En las últimas semanas ya se emitieron más de US$ 1.600 millones de deuda corporativa que sirvieron de «colchón» para las compras de reservas del BCRA. Ahora, YPF buscará este martes y miércoles entre US$ 300 millones y US$ 500 millones en la reapertura de un bono que había sido emitido en 2025 y que tiene vencimiento previsto para 2034.

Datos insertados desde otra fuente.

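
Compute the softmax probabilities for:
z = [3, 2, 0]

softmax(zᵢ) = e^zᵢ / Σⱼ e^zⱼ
p = [0.7054, 0.2595, 0.0351]

exp(z) = [20.09, 7.389, 1]
Sum = 28.47
p = [0.7054, 0.2595, 0.0351]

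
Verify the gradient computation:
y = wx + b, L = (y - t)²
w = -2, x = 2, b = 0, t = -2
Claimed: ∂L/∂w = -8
Correct

y = (-2)(2) + 0 = -4
∂L/∂y = 2(y - t) = 2(-4 - -2) = -4
∂y/∂w = x = 2
∂L/∂w = -4 × 2 = -8

Claimed value: -8
Correct: The correct gradient is -8.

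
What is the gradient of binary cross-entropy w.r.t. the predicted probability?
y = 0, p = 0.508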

La petrolera a cargo de Horacio Marín ofrecerá una tasa fija de 8,25% anual y los nuevos títulos pagarán amortizaciones de capital a partir de 2032. Además, los inversores que compren esta colocación recibirán pagos semestrales de intereses cada 17 de enero y 17 de julio mientras dure la vida del bono.
La operación consiste en una ampliación de un bono que había sido emitido en enero del año pasado por US$ 1.100 millones. En aquel momento, la petrolera usó los fondos para refinanciar vencimientos y mejorar su perfil crediticio, además de destinar parte de ese fondeo a la financiación de mega proyectos, como Vaca Muerta.
Después de esta colocación, el monto de circulación pasará a ubicarse entre los US$ 1.400 millones y $1.600 millones. En el mercado destacaron que de esta manera, la empresa logrará fortalecer la liquidez de este instrumento en los mercados internacionales.
La recepción de ofertas estará abierta hasta el miércoles 21 de enero a las 13 horas. Los interesados pueden participar a través de ALyCs y bancos habilitados: Santander, Galicia, Balanz, Macro, Cucchiara, CMF y Allaria, entre otros.
Casi en paralelo, la cementera Loma Negra buscará en el mercado local, la ampliación de un bono por entre US$ 40 millones y US$ 60 millones. La licitación se concentrará este martes y se tratará de un instrumento a tasa fija atado al dólar MEP.
El buen clima financiero también quedó reflejado en la reciente reapertura de deuda del Banco Macro. El viernes, la entidad anunció que colocó con éxito un bono por US$ 400 millones, a un plazo de cinco años y con una tasa del 8% anual. La demanda superó ampliamente la oferta: el libro de órdenes recibió pedidos por cerca de US$ 1.150 millones, casi tres veces el monto adjudicado.
“Las empresas argentinas están logrando, por el momento, mejores condiciones de financiamiento que el propio Estado nacional”, señalaron desde Wise Capital, tras la colocación del Macro.
Las colocaciones corporativas le darán paso a las provinciales. Analistas de PPI remarcaron: «Según rumores del mercado, Córdoba lanzaría esta semana una nueva emisión internacional con vencimiento en 2035, con cupones semestrales y la posibilidad de incluir un tender para los bonos 2027. Si bien no se conoce el detalle de la estructura, cabría esperar un cronograma de pagos similar al CO32 y un rendimiento que ronde el 9%.».
Boom corporativo ayuda al Central
Este flujo de financiamiento corporativo le permite al Banco Central contar con una mayor oferta de dólares para recomponer reservas.
En lo que va de enero, la autoridad monetaria ya compró más de US$ 700 millones y, según operadores del mercado, una parte relevante de esas operaciones se concretó “en bloque”, por fuera de la pantalla. Este lunes, con una rueda cambiaria reducida por el feriado en Estados Unidos, el BCRA adquirió US$ 21 millones, más del 10% del volumen operado.